Schau mal da , sicher sehr interessant. |wavey:


----------



## rob (5. August 2005)

*AW: Fischereischein in Österreich ? - Attersee !?*

gastkarten bekommt ihr in ganz österreich mit eurem deutschen fischereischein ohne probleme!!
einfach am attersee bei einem wirten fragen wo ihr die karten bekommen könnt.
ist ein wunderschöner see!ich bin allerdings immer am mondsee bzw irrsee.die liegen in der nähe.
viel spass bei uns ösis#h
lg rob


----------



## Carphunter 76 (6. August 2005)

*AW: Fischereischein in Österreich ? - Attersee !?*

Danke schon mal für eure guten Informationen. Hört sich prima an.

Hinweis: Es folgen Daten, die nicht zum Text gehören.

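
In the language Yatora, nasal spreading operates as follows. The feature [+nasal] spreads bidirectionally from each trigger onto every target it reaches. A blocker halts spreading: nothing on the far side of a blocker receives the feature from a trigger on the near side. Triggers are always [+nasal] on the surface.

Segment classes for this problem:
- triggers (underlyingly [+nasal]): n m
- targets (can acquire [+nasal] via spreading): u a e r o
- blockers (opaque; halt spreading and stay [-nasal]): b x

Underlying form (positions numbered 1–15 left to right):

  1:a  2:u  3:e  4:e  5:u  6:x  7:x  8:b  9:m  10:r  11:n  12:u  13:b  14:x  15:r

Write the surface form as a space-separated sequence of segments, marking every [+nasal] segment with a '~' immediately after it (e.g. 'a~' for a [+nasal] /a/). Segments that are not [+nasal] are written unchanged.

From /m/ at 9 rightward: 10 /r/ → [+nasal]; 11 /n/ is itself a trigger — this domain ends here.
From /m/ at 9 leftward: 8 /b/ blocks.
From /n/ at 11 rightward: 12 /u/ → [+nasal]; 13 /b/ blocks.
From /n/ at 11 leftward: 10 /r/ → [+nasal]; 9 /m/ is itself a trigger — this domain ends here.
Targets with no active source: positions 1 2 3 4 5 15 stay [-nasal].
[+nasal] positions on the surface: 9 10 11 12.

a u e e u x x b m~ r~ n~ u~ b x r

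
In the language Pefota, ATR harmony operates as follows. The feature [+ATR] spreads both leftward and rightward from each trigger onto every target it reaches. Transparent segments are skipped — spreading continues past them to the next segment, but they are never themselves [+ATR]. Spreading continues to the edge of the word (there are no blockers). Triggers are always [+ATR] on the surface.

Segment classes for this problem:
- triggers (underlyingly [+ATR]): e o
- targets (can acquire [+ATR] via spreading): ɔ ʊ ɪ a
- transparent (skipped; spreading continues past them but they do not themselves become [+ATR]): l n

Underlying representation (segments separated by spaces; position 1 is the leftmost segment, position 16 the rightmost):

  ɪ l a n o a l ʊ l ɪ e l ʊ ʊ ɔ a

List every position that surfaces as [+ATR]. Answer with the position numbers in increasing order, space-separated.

1 3 5 6 8 10 11 13 14 15 16

From /o/ at 5 rightward: 6 /a/ → [+ATR]; 7 /l/ transparent; 8 /ʊ/ → [+ATR]; 9 /l/ transparent; 10 /ɪ/ → [+ATR]; 11 /e/ is itself a trigger — this domain ends here.
From /o/ at 5 leftward: 4 /n/ transparent; 3 /a/ → [+ATR]; 2 /l/ transparent; 1 /ɪ/ → [+ATR]; word edge.
From /e/ at 11 rightward: 12 /l/ transparent; 13 /ʊ/ → [+ATR]; 14 /ʊ/ → [+ATR]; 15 /ɔ/ → [+ATR]; 16 /a/ → [+ATR]; word edge.
From /e/ at 11 leftward: 10 /ɪ/ → [+ATR]; 9 /l/ transparent; 8 /ʊ/ → [+ATR]; 7 /l/ transparent; 6 /a/ → [+ATR]; 5 /o/ is itself a trigger — this domain ends here.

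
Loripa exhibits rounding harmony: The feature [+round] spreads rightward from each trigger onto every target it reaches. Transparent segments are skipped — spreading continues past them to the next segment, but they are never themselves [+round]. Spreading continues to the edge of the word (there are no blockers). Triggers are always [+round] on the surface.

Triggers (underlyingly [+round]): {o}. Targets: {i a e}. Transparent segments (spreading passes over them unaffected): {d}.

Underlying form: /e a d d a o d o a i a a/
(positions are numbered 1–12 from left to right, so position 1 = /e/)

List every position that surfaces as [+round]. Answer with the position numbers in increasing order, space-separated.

From /o/ at 6 rightward: 7 /d/ transparent; 8 /o/ is itself a trigger — this domain ends here.
From /o/ at 8 rightward: 9 /a/ → [+round]; 10 /i/ → [+round]; 11 /a/ → [+round]; 12 /a/ → [+round]; word edge.
Targets with no active source: positions 1 2 5 stay [-round].

6 8 9 10 11 12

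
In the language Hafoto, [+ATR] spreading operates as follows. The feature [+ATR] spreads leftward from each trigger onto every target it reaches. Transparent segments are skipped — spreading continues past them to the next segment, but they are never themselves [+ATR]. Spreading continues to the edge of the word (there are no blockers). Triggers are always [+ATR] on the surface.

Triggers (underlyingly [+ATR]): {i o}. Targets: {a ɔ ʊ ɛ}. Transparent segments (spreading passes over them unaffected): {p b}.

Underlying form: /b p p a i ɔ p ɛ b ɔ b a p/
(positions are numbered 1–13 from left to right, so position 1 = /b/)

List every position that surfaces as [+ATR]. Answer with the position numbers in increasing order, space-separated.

From /i/ at 5 leftward: 4 /a/ → [+ATR]; 3 /p/ transparent; 2 /p/ transparent; 1 /b/ transparent; word edge.
Targets with no active source: positions 6 8 10 12 stay [-ATR].

4 5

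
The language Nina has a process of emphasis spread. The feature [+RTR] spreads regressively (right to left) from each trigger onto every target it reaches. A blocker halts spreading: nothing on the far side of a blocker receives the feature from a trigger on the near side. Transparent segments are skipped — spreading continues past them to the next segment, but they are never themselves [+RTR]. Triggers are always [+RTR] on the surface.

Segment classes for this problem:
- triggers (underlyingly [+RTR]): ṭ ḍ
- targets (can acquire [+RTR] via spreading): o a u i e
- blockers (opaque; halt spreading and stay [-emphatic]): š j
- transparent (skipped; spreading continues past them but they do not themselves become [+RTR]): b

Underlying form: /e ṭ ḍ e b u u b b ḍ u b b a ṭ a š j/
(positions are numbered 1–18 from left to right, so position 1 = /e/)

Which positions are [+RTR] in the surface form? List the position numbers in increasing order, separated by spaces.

From /ṭ/ at 2 leftward: 1 /e/ → [+RTR]; word edge.
From /ḍ/ at 3 leftward: 2 /ṭ/ is itself a trigger — this domain ends here.
From /ḍ/ at 10 leftward: 9 /b/ transparent; 8 /b/ transparent; 7 /u/ → [+RTR]; 6 /u/ → [+RTR]; 5 /b/ transparent; 4 /e/ → [+RTR]; 3 /ḍ/ is itself a trigger — this domain ends here.
From /ṭ/ at 15 leftward: 14 /a/ → [+RTR]; 13 /b/ transparent; 12 /b/ transparent; 11 /u/ → [+RTR]; 10 /ḍ/ is itself a trigger — this domain ends here.
Target with no active source: position 16 stays [-emphatic].

1 2 3 4 6 7 10 11 14 15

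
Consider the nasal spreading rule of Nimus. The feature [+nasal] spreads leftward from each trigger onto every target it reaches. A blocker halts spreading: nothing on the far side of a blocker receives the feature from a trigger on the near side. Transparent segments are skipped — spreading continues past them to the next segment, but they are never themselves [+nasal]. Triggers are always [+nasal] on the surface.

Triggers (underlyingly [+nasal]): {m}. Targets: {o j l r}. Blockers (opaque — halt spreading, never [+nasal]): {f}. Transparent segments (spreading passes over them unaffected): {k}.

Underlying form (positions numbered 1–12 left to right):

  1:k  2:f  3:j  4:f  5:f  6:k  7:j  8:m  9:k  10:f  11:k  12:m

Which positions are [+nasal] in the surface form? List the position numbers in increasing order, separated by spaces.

From /m/ at 8 leftward: 7 /j/ → [+nasal]; 6 /k/ transparent; 5 /f/ blocks.
From /m/ at 12 leftward: 11 /k/ transparent; 10 /f/ blocks.
Target with no active source: position 3 stays [-nasal].

7 8 12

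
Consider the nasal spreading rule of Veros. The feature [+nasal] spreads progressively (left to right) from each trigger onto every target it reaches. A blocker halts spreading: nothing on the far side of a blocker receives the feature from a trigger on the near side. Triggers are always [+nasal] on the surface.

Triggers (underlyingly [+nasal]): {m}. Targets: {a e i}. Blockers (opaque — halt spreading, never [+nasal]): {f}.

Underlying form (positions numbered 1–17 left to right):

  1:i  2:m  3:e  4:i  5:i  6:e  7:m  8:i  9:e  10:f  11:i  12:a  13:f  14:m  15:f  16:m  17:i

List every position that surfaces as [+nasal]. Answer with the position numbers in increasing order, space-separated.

2 3 4 5 6 7 8 9 14 16 17

From /m/ at 2 rightward: 3 /e/ → [+nasal]; 4 /i/ → [+nasal]; 5 /i/ → [+nasal]; 6 /e/ → [+nasal]; 7 /m/ is itself a trigger — this domain ends here.
From /m/ at 7 rightward: 8 /i/ → [+nasal]; 9 /e/ → [+nasal]; 10 /f/ blocks.
From /m/ at 14 rightward: 15 /f/ blocks.
From /m/ at 16 rightward: 17 /i/ → [+nasal]; word edge.
Targets with no active source: positions 1 11 12 stay [-nasal].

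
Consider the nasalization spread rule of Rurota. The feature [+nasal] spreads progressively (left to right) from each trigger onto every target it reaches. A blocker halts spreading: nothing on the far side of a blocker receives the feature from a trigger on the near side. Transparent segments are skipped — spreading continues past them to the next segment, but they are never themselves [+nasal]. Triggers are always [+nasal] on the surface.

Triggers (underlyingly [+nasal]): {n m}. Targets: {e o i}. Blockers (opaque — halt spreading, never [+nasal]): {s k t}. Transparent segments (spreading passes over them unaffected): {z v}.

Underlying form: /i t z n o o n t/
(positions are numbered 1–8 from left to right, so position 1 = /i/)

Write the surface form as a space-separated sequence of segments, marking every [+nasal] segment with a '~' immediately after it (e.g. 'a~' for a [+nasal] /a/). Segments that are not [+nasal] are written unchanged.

i t z n~ o~ o~ n~ t

From /n/ at 4 rightward: 5 /o/ → [+nasal]; 6 /o/ → [+nasal]; 7 /n/ is itself a trigger — this domain ends here.
From /n/ at 7 rightward: 8 /t/ blocks.
Target with no active source: position 1 stays [-nasal].
[+nasal] positions on the surface: 4 5 6 7.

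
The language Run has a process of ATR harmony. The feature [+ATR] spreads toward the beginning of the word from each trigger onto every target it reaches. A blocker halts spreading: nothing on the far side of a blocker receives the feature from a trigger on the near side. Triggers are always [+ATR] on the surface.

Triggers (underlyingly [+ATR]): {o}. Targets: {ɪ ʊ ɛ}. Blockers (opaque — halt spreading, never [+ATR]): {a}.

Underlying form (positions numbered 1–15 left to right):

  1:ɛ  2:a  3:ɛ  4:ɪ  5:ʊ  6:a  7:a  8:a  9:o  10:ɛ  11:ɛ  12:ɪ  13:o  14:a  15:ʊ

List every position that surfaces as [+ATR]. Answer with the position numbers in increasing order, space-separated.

From /o/ at 9 leftward: 8 /a/ blocks.
From /o/ at 13 leftward: 12 /ɪ/ → [+ATR]; 11 /ɛ/ → [+ATR]; 10 /ɛ/ → [+ATR]; 9 /o/ is itself a trigger — this domain ends here.
Targets with no active source: positions 1 3 4 5 15 stay [-ATR].

9 10 11 12 13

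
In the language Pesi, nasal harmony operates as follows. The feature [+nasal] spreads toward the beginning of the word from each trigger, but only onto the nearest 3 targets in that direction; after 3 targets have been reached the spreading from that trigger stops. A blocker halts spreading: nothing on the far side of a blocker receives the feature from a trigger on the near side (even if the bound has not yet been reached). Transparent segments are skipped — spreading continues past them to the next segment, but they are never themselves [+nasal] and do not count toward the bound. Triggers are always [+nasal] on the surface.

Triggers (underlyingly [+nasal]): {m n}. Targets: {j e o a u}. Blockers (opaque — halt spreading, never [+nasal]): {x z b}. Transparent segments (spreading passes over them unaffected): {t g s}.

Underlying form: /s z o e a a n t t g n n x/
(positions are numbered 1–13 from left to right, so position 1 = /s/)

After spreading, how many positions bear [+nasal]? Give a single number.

6

From /n/ at 7 leftward: 6 /a/ → [+nasal]; 5 /a/ → [+nasal]; 4 /e/ → [+nasal]; bound reached.
From /n/ at 11 leftward: 10 /g/ transparent; 9 /t/ transparent; 8 /t/ transparent; 7 /n/ is itself a trigger — this domain ends here.
From /n/ at 12 leftward: 11 /n/ is itself a trigger — this domain ends here.
Target with no active source: position 3 stays [-nasal].
[+nasal] positions on the surface: 4 5 6 7 11 12.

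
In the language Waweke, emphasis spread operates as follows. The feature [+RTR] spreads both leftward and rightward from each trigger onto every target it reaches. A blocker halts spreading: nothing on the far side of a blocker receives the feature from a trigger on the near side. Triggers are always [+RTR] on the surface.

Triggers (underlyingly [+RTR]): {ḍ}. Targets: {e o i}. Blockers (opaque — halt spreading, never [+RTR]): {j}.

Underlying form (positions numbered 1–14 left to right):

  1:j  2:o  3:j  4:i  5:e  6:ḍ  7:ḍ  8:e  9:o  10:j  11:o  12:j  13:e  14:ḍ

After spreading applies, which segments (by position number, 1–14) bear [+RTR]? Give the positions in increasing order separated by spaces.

4 5 6 7 8 9 13 14

From /ḍ/ at 6 rightward: 7 /ḍ/ is itself a trigger — this domain ends here.
From /ḍ/ at 6 leftward: 5 /e/ → [+RTR]; 4 /i/ → [+RTR]; 3 /j/ blocks.
From /ḍ/ at 7 rightward: 8 /e/ → [+RTR]; 9 /o/ → [+RTR]; 10 /j/ blocks.
From /ḍ/ at 7 leftward: 6 /ḍ/ is itself a trigger — this domain ends here.
From /ḍ/ at 14 rightward: word edge.
From /ḍ/ at 14 leftward: 13 /e/ → [+RTR]; 12 /j/ blocks.
Targets with no active source: positions 2 11 stay [-emphatic].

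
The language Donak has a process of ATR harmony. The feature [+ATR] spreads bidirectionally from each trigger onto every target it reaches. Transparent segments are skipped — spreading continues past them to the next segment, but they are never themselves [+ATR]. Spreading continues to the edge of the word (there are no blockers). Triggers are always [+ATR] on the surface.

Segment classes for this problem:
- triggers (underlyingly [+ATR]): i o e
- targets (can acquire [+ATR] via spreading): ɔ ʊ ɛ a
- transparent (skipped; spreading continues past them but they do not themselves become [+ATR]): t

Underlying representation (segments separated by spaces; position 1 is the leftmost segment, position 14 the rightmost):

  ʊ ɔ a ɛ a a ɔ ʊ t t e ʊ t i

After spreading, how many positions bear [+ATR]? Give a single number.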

Vielleicht sollte ich mitfahren ?


----------



## rob (6. August 2005)

*AW: Fischereischein in Österreich ? - Attersee !?*

na ich glaub du müsstes noch ein stück weiter fahren und zu uns an die donau zum welsärgern kommen.denk das gefällt dir mehr als im attersee auf die sprotten:q:m


----------



## einAngler (7. August 2005)

*AW: Fischereischein in Österreich ? - Attersee !?*

@Carphunter 76

Ist es eigentlich sooo schwer "Österreich" zu schreiben?
wir "Österreicher" schreiben ja auch nicht dauernd "Piefkes"

ein Angler


----------



## rob (7. August 2005)

*AW: Fischereischein in Österreich ? - Attersee !?*

servus ein angler!
erst einmal recht herzlich willkommen im board.wünsch dir viel spass hier!
ich würde die aussage allerdings überhaupt nicht eng sehen.das wort ösi hat eigentlich eine eher herzliche bedeutung.ich habe viele freunde in deutschland und bin überhaupt nicht böse wenn ich da mal nett ösi genannt werde.sieh es als kosewort:q
pifke ist da schon viel härter und eher unhöflich gemeint.
also alles im lot!
lg rob


----------



## einAngler (7. August 2005)

*AW: Fischereischein in Österreich ? - Attersee !?*

@rob

Ich bin eher der Meinung, daß die meisten Deutschen "Ösis" nicht als nett gemeintes Kosewort, sondern eher als unterbemittelte Hinterwäldler sehn, zu denen man maximal mal auf Urlaub fahren kann um da den großen Makker heraushängen zu lassen.
Ist mir aber egal, ich schreib lieber "Deutsche" anstatt "Piefkes" und so würd ichs auch bei uns Österreichern sehen.


----------



## Carphunter 76 (17. August 2005)

*AW: Fischereischein in Österreich ? - Attersee !?*

Jo Rob, ich werd vielleicht mal nächstes Jahr runter kommen.
Ich hab außerdem nach Ösi geschrieben und nicht die Ösis oder so.
Rob hat das schon richtig verstanden.

Von mir aus könnt ihr mich gerne Piefke nennen. Mein alter Herr ist Berliner, der hat mich früher auch Piefke genannt.
Ist ein Ausdruck, den ich sehr nett finde.
Heisst für mich: Kleiner Junge.
Ist doch nichts schlimmes dabei !

Euer jung gebliebener Tilman


----------



## einAngler (17. August 2005)

*AW: Fischereischein in Österreich ? - Attersee !?*

@carphunter

fährst du auch nach ungi oder itai oder engi oder nori?
wennst österreich nicht schreiben kannst, dann bleib daheim in deui.


----------



## posengucker (17. August 2005)

*AW: Fischereischein in Österreich ? - Attersee !?*

@einAngler,

was ist denn mit Dir los???
Wie wärs, wenn Du mal einen konstruktiven Beitrag schreibst und nicht nur herumstänkerst??

Pogu


----------



## FraBau (17. August 2005)

*AW: Fischereischein in Österreich ? - Attersee !?*

@posengucker

dem "einAngler" ist anscheinend fad, das er immer rumstänkern muß#c 

er soll am besten das machen#q


----------



## posengucker (17. August 2005)

*AW: Fischereischein in Österreich ? - Attersee !?*

Hi FraBau,

willkommen an Board.

Stimmt, vielleicht sollte ein Angler öfters angeln gehen 

lg
Werner


----------



## rob (17. August 2005)

*AW: Fischereischein in Österreich ? - Attersee !?*

ja genau!aber ich schreib jetzt einfach dazu nichts mehr.scheint nicht viel sinn zu haben.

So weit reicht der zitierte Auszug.